Hier riefen Menschen aller Altersklassen an, auch Angehörige oder Menschen aus dem Umfeld von Betroffenen. Neben Kursen würden auch Selbsthilfegruppen, Mentoren oder Paten vermittelt, so Häder.

Bei Martin Sell ist es nach eigenen Angaben etwa 25 Jahre her, seit er beim Alfa-Telefon angerufen und dann begonnen habe, VHS-Kurse zu besuchen. Ausschlaggebend sei damals gewesen, dass ihn erneut eine Leihfirma vor die Türe gesetzt habe.

"Manchmal wollte ich die Jobs auch selbst nicht mehr machen", so Martin Sell. "Als Analphabet bekommt man immer die Hilfstätigkeiten, die sonst keiner machen will. Die Leute denken, weil man nicht richtig lesen und schreiben kann, kann man auch nicht richtig denken. Da gibt es viele Vorurteile."

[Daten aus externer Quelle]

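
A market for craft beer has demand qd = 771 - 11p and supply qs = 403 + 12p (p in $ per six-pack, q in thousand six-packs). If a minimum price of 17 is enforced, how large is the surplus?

Surplus = 23

At p = 17: qd = 584 and qs = 607.
Surplus = qs - qd = 607 - 584 = 23.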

"Am Anfang war es hart, dranzubleiben, es war sehr mühsam", so Sell über seine Kursbesuche. "Außerdem hat es mich an die Schulzeit erinnert, die vom ersten bis zum letzten Schuljahr für mich eine Katastrophe war."

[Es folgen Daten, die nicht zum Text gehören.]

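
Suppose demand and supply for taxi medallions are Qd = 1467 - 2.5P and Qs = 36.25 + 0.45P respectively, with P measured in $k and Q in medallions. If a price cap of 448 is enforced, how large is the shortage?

Shortage = 109.15

Evaluating both curves at the ceiling price 448 gives Qd = 347, Qs = 237.85.
Shortage = Qd - Qs = 347 - 237.85 = 109.15.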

Umgang mit Analphabetismus ohne Tabus

Heute ist Martin Sell "im Großen und Ganzen" zufrieden mit seinem Leben und stolz auf das, was er erreicht hat. Von anderen Betroffenen würde er sich wünschen, dass sie offener mit ihrem Analphabetismus umgehen. "Es darf kein Tabu bleiben", sagt er. Die Gesellschaft sollte Betroffenen seiner Meinung nach aber auch mit mehr Toleranz und weniger Vorurteilen begegnen.

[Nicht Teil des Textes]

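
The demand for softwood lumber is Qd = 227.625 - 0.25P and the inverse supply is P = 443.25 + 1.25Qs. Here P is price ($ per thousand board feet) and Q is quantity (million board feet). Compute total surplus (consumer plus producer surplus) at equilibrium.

Total surplus = 20792.625

Solving each curve for Q: Qs = -354.6 + 0.8P.
Set Qd = Qs: 227.625 - 0.25P = -354.6 + 0.8P, so 582.225 = 1.05P and P* = 554.5.
From the demand curve, Q* = 227.625 - 0.25(554.5) = 89.
Demand choke price = 910.5; supply choke price = 443.25. CS = ½(910.5 - 554.5)(89) = 15842; PS = ½(554.5 - 443.25)(89) = 4950.625. Total surplus = 20792.625.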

Auch Ralf Häder fordert ein Umdenken: "Im Schulsystem brauchen wir neue Konzepte und mehr Förderung. Es darf kein Kind zurückgelassen werden. Für dieses Problem ist das Schulsystem noch nicht hinlänglich gewappnet."

Es gebe aber schon gute Ansätze. "Bei 'Family Literacy' geht es beispielsweise darum, dass Eltern und Kinder gemeinsam mit Lehrern das Lesen üben, so dass die Eltern ihrem Kind vorlesen können."

"Generell bräuchte es viel mehr kostenlose Kursplätze", so der Experte. Gerade auf dem Land sei die Lage für Betroffene schlecht. "Wenn sich dort zwei Teilnehmer für einen Kurs anmelden, der erst ab sechs Teilnehmern stattfindet, dann müssen sie noch ein halbes Jahr warten." Das dürfe nicht sein.

Auch die Unternehmen seien gefragt. "Wirtschaft und Arbeitgeber müssen dafür sorgen, dass sich der Mitarbeiter Grundkompetenzen aneignen kann. Dies kann beispielsweise ein Computerkurs sein, zu dem auch die Verbesserung der Lese- und Schreibkompetenz gehört", so Ralf Häder.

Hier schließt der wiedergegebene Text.